With tears in his eyes the violinist Aaron Rosand left his soul behind in a London hotel suite last week.
“I just felt as if I left part of my body behind,” Mr. Rosand said on Wednesday, overflowing with metaphors for what the instrument meant to him. “It was my voice. It was my career.”
Mr. Rosand said he immediately donated $1.5 million to the Curtis Institute of Music in Philadelphia, as he had promised two years ago. He attended that conservatory and has long taught there. “It was my first obligation, but it is not the end of what I will give to the school,” he said. “It’s all part of the legacy I want to leave behind. The violin, I suppose, is part of it too. It’s paying back the school that meant so much to me.”
Mr. Rosand said the buyer had also agreed to allow other violinists to play the instrument.
“I had to do it,” Mr. Rosand, 82, said of his painful decision. “I’m getting up there in years,” he added, saying his performing days are over. “I wanted to see it fall into hands where the violin would be played by prominent players.”

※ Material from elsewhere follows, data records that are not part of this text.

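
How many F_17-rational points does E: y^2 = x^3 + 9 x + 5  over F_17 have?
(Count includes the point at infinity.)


For each x in F_17, count y with y^2 = x^3 + 9 x + 5 mod 17:
  x = 1: RHS = 15, y in [7, 10]  -> 2 point(s)
  x = 3: RHS = 8, y in [5, 12]  -> 2 point(s)
  x = 9: RHS = 16, y in [4, 13]  -> 2 point(s)
  x = 14: RHS = 2, y in [6, 11]  -> 2 point(s)
  x = 15: RHS = 13, y in [8, 9]  -> 2 point(s)
Affine points: 10. Add the point at infinity: total = 11.

#E(F_17) = 11


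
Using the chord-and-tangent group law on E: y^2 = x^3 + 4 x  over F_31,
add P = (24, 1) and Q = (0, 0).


P != Q, so use the chord formula.
s = (y2 - y1) / (x2 - x1) = (30) / (7) mod 31 = 22
x3 = s^2 - x1 - x2 mod 31 = 22^2 - 24 - 0 = 26
y3 = s (x1 - x3) - y1 mod 31 = 22 * (24 - 26) - 1 = 17

P + Q = (26, 17)


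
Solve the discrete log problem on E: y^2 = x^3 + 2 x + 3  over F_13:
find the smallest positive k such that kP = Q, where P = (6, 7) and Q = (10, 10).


Enumerate multiples of P until we hit Q = (10, 10):
  1P = (6, 7)
  2P = (11, 2)
  3P = (10, 10)
Match found at i = 3.

k = 3


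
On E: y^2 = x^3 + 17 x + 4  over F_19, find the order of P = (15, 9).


Compute successive multiples of P until we hit O:
  1P = (15, 9)
  2P = (15, 10)
  3P = O

ord(P) = 3


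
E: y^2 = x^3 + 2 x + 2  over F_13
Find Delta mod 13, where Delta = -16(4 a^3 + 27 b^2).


4 a^3 + 27 b^2 = 4*2^3 + 27*2^2 = 32 + 108 = 140
Delta = -16 * (140) = -2240
Delta mod 13 = 9

Delta = 9 (mod 13)


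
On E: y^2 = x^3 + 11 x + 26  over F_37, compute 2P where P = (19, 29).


Doubling: s = (3 x1^2 + a) / (2 y1)
s = (3*19^2 + 11) / (2*29) mod 37 = 1
x3 = s^2 - 2 x1 mod 37 = 1^2 - 2*19 = 0
y3 = s (x1 - x3) - y1 mod 37 = 1 * (19 - 0) - 29 = 27

2P = (0, 27)


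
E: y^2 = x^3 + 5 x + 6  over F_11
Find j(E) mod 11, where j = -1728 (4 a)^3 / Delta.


Delta = -16(4 a^3 + 27 b^2) mod 11 = 10
-1728 * (4 a)^3 = -1728 * (4*5)^3 mod 11 = 8
j = 8 * 10^(-1) mod 11 = 3

j = 3 (mod 11)


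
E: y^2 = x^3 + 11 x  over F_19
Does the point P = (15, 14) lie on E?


Check whether y^2 = x^3 + 11 x + 0 (mod 19) for (x, y) = (15, 14).
LHS: y^2 = 14^2 mod 19 = 6
RHS: x^3 + 11 x + 0 = 15^3 + 11*15 + 0 mod 19 = 6
LHS = RHS

Yes, on the curve


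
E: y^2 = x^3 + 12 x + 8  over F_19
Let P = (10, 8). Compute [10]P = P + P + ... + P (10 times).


k = 10 = 1010_2 (binary, LSB first: 0101)
Double-and-add from P = (10, 8):
  bit 0 = 0: acc unchanged = O
  bit 1 = 1: acc = O + (4, 14) = (4, 14)
  bit 2 = 0: acc unchanged = (4, 14)
  bit 3 = 1: acc = (4, 14) + (7, 13) = (6, 12)

10P = (6, 12)


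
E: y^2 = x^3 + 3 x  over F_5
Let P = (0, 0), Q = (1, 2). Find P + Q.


P != Q, so use the chord formula.
s = (y2 - y1) / (x2 - x1) = (2) / (1) mod 5 = 2
x3 = s^2 - x1 - x2 mod 5 = 2^2 - 0 - 1 = 3
y3 = s (x1 - x3) - y1 mod 5 = 2 * (0 - 3) - 0 = 4

P + Q = (3, 4)


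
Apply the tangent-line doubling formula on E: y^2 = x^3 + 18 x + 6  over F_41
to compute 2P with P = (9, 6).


Doubling: s = (3 x1^2 + a) / (2 y1)
s = (3*9^2 + 18) / (2*6) mod 41 = 32
x3 = s^2 - 2 x1 mod 41 = 32^2 - 2*9 = 22
y3 = s (x1 - x3) - y1 mod 41 = 32 * (9 - 22) - 6 = 29

2P = (22, 29)


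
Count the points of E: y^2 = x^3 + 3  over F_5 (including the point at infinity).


For each x in F_5, count y with y^2 = x^3 + 0 x + 3 mod 5:
  x = 1: RHS = 4, y in [2, 3]  -> 2 point(s)
  x = 2: RHS = 1, y in [1, 4]  -> 2 point(s)
  x = 3: RHS = 0, y in [0]  -> 1 point(s)
Affine points: 5. Add the point at infinity: total = 6.

#E(F_5) = 6


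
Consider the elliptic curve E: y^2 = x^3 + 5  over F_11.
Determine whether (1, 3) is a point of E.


Check whether y^2 = x^3 + 0 x + 5 (mod 11) for (x, y) = (1, 3).
LHS: y^2 = 3^2 mod 11 = 9
RHS: x^3 + 0 x + 5 = 1^3 + 0*1 + 5 mod 11 = 6
LHS != RHS

No, not on the curve


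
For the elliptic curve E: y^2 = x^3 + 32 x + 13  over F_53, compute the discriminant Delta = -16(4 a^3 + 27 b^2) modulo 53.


4 a^3 + 27 b^2 = 4*32^3 + 27*13^2 = 131072 + 4563 = 135635
Delta = -16 * (135635) = -2170160
Delta mod 53 = 31

Delta = 31 (mod 53)


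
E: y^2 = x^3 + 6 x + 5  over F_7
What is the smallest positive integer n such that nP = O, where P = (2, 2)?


Compute successive multiples of P until we hit O:
  1P = (2, 2)
  2P = (4, 3)
  3P = (3, 1)
  4P = (3, 6)
  5P = (4, 4)
  6P = (2, 5)
  7P = O

ord(P) = 7


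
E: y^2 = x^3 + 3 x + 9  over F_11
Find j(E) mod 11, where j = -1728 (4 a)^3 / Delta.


Delta = -16(4 a^3 + 27 b^2) mod 11 = 9
-1728 * (4 a)^3 = -1728 * (4*3)^3 mod 11 = 10
j = 10 * 9^(-1) mod 11 = 6

j = 6 (mod 11)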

Geoffrey Fushi, owner of Bein & Fushi in Chicago, a major dealer and restorer of string instruments, said he had heard about the ex-Kochanski sale and confirmed the $10 million figure. He said another famous violin, the Lady Blunt Stradivarius, had been sold in the past few years for about the same amount, considered a record at the time.
Mr. Rosand, a prominent soloist in his day, acquired the ex-Kochanski in 1957. It took him 10 years to pay off the loans for it. Meanwhile, he said, he was besieged by other virtuosos who wanted to buy it from him.
“I’ve made 35, 36 recordings on it,” Mr. Rosand said. “At least there’s a living legacy of what I’ve done with that violin.”
The ex-Kochanski dates to 1741 and is considered one of the finest Guarneri instruments in existence. Like many famous violins, it acquired the name of one of its owners, Paul Kochanski, a Polish virtuoso who died in 1934.
“I suppose it’ll now be known as the ex-Rosand,” its new former owner said.